3-Bromo-1H-pyrazole-5-amine has become almost textbook for teaching modern synthetic techniques. Professors can use it to illustrate the principles of cross-coupling and amine derivatization. This opens up conversations in the classroom about reaction selection, purification tricks, and the underlying electronic effects driving reaction outcome. Students see firsthand how a multifunctional intermediate gives rise to a whole family of compounds.
Lectures and hands-on labs benefit by showing the clear, reliable outcomes this compound delivers. Instead of re-running failed experiments, students get time to experiment with extension reactions, learning not just chemistry, but practical troubleshooting and time management. I’ve sat in on graduate seminars where teams compared experiences handling pyrazole intermediates, and 3-Bromo-1H-pyrazole-5-amine consistently scored points for predictability.
In the pharmaceutical world, the molecule regularly features in patent filings for kinase inhibitors, non-steroidal anti-inflammatory drugs, and antiviral candidates. Structure-activity relationship (SAR) studies lean on the ability to shuffle around substituents quickly, uncovering patterns that might otherwise stay hidden for months. That sort of speed often spells the difference between a promising lead and an abandoned project.
Biotech firms and academic labs often turn to this pyrazole when time and budget are tight. Its flexibility and affordability extend the kinds of molecules teams can reach. On more than one occasion, I’ve seen researchers pivot projects because a robust building block offered a shortcut or an alternate route in response to a failed hypothesis. That capacity to course-correct proves vital in research’s fast-evolving landscapes.

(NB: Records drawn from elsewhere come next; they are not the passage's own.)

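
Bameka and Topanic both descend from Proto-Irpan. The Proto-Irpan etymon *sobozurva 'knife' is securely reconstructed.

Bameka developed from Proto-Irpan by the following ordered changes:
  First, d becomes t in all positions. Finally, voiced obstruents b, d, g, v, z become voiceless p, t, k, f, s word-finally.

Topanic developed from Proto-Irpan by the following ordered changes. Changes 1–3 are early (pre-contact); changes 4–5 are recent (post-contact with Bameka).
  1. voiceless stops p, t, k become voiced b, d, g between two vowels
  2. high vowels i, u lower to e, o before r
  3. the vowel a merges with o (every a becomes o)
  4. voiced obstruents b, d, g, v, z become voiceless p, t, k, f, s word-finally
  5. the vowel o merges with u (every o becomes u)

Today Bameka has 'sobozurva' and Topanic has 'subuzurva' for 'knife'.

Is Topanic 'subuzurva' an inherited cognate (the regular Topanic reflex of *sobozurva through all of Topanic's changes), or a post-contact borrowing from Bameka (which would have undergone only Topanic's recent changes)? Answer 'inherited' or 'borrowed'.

If inherited, *sobozurva would pass through all of Topanic's changes:
Topanic: *sobozurva > sobozorva > sobozorvo > subuzurvu  (by pre-rhotic lowering, vowel merger, vowel merger)
If borrowed from Bameka 'sobozurva' after the early changes, it would undergo only the recent ones:
  rule 4 (final devoicing): no change (sobozurva)
  rule 5 (vowel merger): sobozurva → subuzurva
  ⇒ as a loan: subuzurva
Topanic 'subuzurva' matches the loan outcome 'subuzurva', not the inherited 'subuzurvu' — it skipped the early Topanic changes, so it was borrowed from Bameka.

borrowed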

Industries outside pharma, especially in material science and crop protection, deploy this molecule for its role in heterocycle assembly. Consistent performance keeps downstream pipelines running, and the ready availability means projects don’t grind to a halt waiting for hard-to-source intermediates.

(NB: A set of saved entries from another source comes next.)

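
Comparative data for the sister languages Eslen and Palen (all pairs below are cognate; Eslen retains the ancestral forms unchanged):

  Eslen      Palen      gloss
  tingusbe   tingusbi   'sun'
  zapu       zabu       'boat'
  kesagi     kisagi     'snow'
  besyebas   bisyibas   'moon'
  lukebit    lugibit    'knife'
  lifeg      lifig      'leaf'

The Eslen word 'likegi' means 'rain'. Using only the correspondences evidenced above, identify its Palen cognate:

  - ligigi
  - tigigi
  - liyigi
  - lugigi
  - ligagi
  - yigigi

lukebit ~ lugibit — Eslen k corresponds to Palen g between vowels (before a front vowel).
kesagi ~ kisagi, besyebas ~ bisyibas — Eslen e corresponds to Palen i after a consonant, before a consonant other than r, m, n, p, b, f, v.
Applying these to Eslen 'likegi':
  likegi → ligegi   (k→g between vowels (before a front vowel))
  ligegi → ligigi   (e→i after a consonant, before a consonant other than r, m, n, p, b, f, v)
So the Palen cognate is 'ligigi'.

ligigi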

Navigating catalogs and technical sheets only goes so far. The real test for a molecule like 3-Bromo-1H-pyrazole-5-amine shows up at the bench and on the lab scale. Familiarity with its strengths and eccentricities saves time and steers resources toward projects that matter. Once you’ve handled a batch, you learn to appreciate the frictionless integration into emerging synthetic plans.
The best feedback comes directly from hands-on work. Every failed reaction teaches as much as a successful one. Lab groups who track their variables and outcomes, sharing lessons learned on forums, at conferences, or between research partners, expand the body of collective wisdom around this chemical. Responsible sourcing, safe storage, and thoughtful reaction design make this molecule not just useful, but dependable for future advances.
Standing in a laboratory, holding a vial of 3-Bromo-1H-pyrazole-5-amine, is a familiar experience for many researchers. Its role in facilitating time-saving couplings, offering both bromo and amine vectors for modification, and supporting a wide range of invention has earned it a valued place in research and industry. As workflows grow ever more streamlined and expectations for green chemistry climb, building blocks with true versatility and solid reputation matter more than ever.
In published literature, patent filings, benchtop experiments, and scale-up trials, this building block continues making tough synthesis practical. Chemists seeking reliability paired with creative latitude are likely to reach for it again and again. By supporting new methods and meeting classic needs, 3-Bromo-1H-pyrazole-5-amine stands out not as a rare specialty item, but as a trusted companion in modern chemical science.